Le 30, Tilman poussa jusqu' à 7500 mètres, mais il était encore trop tôt, pensait-il, pour installer le camp V: on enfonçait dans la neige jusqu' au des genoux.

Le 1er juin, toute son équipe redescendit au camp I, et le 2, Oliver et lui remontèrent le glacier principal de Rongbuk pour rejoindre Smythe, Shipton et Lloyd au camp du lac, une gouille morainique sur la rive droite. Le temps s' améliorait un peu et le vent d' W ( le bon ) balayait le versant N de la montagne.

Le camp III W fut installé au pied de la grande pente du Col N, à peu près à la même altitude ( 6550 m .) que le camp III E.

Le 5 juin à 11 h. toute la caravane parvint au Col N par ce versant W qui, dans ces conditions, était en somme tout aussi dangereux que l' autre. Une avalanche avait découvert un immense pan de glace qui dut être taillé et traversé obliquement ( premier parcours du versant W du Col N ).
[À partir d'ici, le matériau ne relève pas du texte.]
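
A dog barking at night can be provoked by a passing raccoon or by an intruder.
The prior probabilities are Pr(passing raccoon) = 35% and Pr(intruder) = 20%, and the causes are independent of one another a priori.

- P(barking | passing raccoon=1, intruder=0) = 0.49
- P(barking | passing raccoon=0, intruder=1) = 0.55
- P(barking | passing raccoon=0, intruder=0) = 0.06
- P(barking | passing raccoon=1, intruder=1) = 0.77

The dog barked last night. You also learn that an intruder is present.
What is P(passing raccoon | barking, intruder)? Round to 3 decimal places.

P(passing raccoon | barking, intruder) ≈ 0.430

P(barking | intruder) = 0.55×0.65 + 0.77×0.35 = 0.357500 + 0.269500 = 0.627000
Restricting to configurations with passing raccoon present: 0.77×0.35 = 0.269500.
So P(passing raccoon | barking, intruder) = 0.269500/0.627000 ≈ 0.430.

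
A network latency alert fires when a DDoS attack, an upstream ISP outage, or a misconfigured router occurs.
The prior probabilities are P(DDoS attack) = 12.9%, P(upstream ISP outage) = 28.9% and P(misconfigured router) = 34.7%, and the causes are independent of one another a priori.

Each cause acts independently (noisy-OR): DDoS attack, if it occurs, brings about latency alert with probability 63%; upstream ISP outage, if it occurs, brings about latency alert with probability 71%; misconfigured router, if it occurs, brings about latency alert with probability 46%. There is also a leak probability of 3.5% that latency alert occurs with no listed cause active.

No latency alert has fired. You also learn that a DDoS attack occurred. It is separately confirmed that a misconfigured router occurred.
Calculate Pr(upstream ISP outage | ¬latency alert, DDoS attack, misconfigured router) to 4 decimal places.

Under noisy-OR, P(latency alert | causes) = 1 − (1−0.035)·∏(1−qᵢ) over the active causes.
P(¬latency alert | DDoS attack, misconfigured router) = 0.192807×0.711 + 0.055914×0.289 = 0.137086 + 0.016159 = 0.153245
Of this, 0.016159 comes from 0.055914×0.289 (the upstream ISP outage=true cases).
P(upstream ISP outage | ¬latency alert, DDoS attack, misconfigured router) = 0.016159 / 0.153245 ≈ 0.1054

Pr(upstream ISP outage | ¬latency alert, DDoS attack, misconfigured router) ≈ 0.1054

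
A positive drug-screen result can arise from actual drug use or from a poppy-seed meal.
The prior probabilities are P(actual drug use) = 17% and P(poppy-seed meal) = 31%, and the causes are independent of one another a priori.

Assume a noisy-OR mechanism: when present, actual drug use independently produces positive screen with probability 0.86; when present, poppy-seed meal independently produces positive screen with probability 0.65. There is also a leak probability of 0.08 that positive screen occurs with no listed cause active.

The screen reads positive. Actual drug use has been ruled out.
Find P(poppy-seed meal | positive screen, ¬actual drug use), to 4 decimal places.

Under noisy-OR, P(positive screen | causes) = 1 − (1−0.08)·∏(1−qᵢ) over the active causes.
Weight on poppy-seed meal=true, given the evidence: 0.678*0.31 = 0.210180
Denominator P(positive screen | ¬actual drug use): 0.08*0.69 + 0.678*0.31 = 0.265380
Posterior = 0.210180 / 0.265380 ≈ 0.7920

P(poppy-seed meal | positive screen, ¬actual drug use) ≈ 0.7920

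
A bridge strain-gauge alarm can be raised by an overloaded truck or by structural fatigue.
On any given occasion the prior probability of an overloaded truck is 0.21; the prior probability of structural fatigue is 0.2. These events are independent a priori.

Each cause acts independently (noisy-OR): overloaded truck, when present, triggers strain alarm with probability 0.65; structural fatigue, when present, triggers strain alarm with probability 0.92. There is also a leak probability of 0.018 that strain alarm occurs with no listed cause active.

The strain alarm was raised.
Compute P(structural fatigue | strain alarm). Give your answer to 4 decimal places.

P(structural fatigue | strain alarm) ≈ 0.6052

Under noisy-OR, P(strain alarm | causes) = 1 − (1−0.018)·∏(1−qᵢ) over the active causes.
Sum P(strain alarm|·) weighted by the priors over the 4 (overloaded truck, structural fatigue) configurations:
  P(strain alarm) = 0.018·0.79·0.8 + 0.92144·0.79·0.2 + 0.6563·0.21·0.8 + 0.972504·0.21·0.2
        = 0.011376 + 0.145588 + 0.110258 + 0.040845 = 0.308067
The terms with structural fatigue present sum to 0.186433, so
  P(structural fatigue | strain alarm) = 0.186433 / 0.308067 ≈ 0.6052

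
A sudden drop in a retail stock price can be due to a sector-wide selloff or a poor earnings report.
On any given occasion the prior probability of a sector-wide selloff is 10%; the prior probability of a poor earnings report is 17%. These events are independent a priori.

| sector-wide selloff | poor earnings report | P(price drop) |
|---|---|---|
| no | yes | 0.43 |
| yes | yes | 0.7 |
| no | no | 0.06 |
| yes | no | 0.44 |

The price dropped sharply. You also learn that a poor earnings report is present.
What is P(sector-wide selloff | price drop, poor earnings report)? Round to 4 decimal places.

P(sector-wide selloff | price drop, poor earnings report) ≈ 0.1532

Sum P(price drop|·) weighted by the priors over both values of sector-wide selloff:
  P(price drop | poor earnings report) = 0.43*0.9 + 0.7*0.1
        = 0.387000 + 0.070000 = 0.457000
Keeping only the sector-wide selloff-present terms gives 0.070000, so
  P(sector-wide selloff | price drop, poor earnings report) = 0.070000 / 0.457000 ≈ 0.1532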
Le lendemain ( 6 juin ), grâce à une neige durcie, on monta au camp V ( 7865 m ) qui fut occupé par Shipton et Smythe avec sept porteurs, tandis que Tilman, Lloyd et les autres coolies redescendaient au Col N.

Le 7, le vent souffla très fort, mais le 8, Shipton et Smythe installèrent le camp VI, sur un pan d' éboulis, à 8290 m. Cette montée du V au VI exigea 8 h. à cause des rochers très enneigés. Le même soir tard les sept porteurs rentraient très fatigués au IV. Le lendemain ( 9 juin ) Shipton et Smythe, partis trop tôt, durent revenir se réchauffer dans leur tente. Peu après ils furent arrêtés définitivement par la neige poudreuse où l'on enfonçait jusqu' aux hanches. Dans ces conditions il était parfaitement inutile de continuer. Dégoûtés, ils redescendirent au V où ils rencontrèrent Tilman et Lloyd arrivés directement du camp III W à 15 h.

Ceux-ci couchent au V avec deux porteurs, partent le lendemain ( 10 juin ) à 8 h., arrivent au VI peu après midi et renvoient leurs deux hommes au V.

Le 11 juin ils font eux aussi un faux départ à 8 h., doivent revenir se réchauffer et repartent à 10 h. 30 pour l' arête faîtière ( route Mallory 1924 ), mais ils sont arrêtés à la première paroi rocheuse ( très enneigée ) et doivent s' avouer vaincus. Le même soir ils couchent au camp IV. Lloyd fit usage d' oxygène et s' en trouva fort bien.

Un des porteurs étant paralysé, la retraite définitive se fit par le versant E du Col N, col qui fut donc traversé pour la première fois cette année.

Ainsi se termina cette septième expédition à l' Everest. Il fut vaguement question de revenir en automne, mais aucun des sahibs n' était libre ( tous en avaient parfaitement assez ) et les chances de trouver des conditions favorables à cette époque sont très minces, malgré toutes les belles théories. Au-dessus de 8000 m ., il n' est guère possible de s' élever dans le versant N avant que le soleil n' ait réchauffé les rochers. C' est pourquoi une tentative après la mousson n' entre même pas en considération.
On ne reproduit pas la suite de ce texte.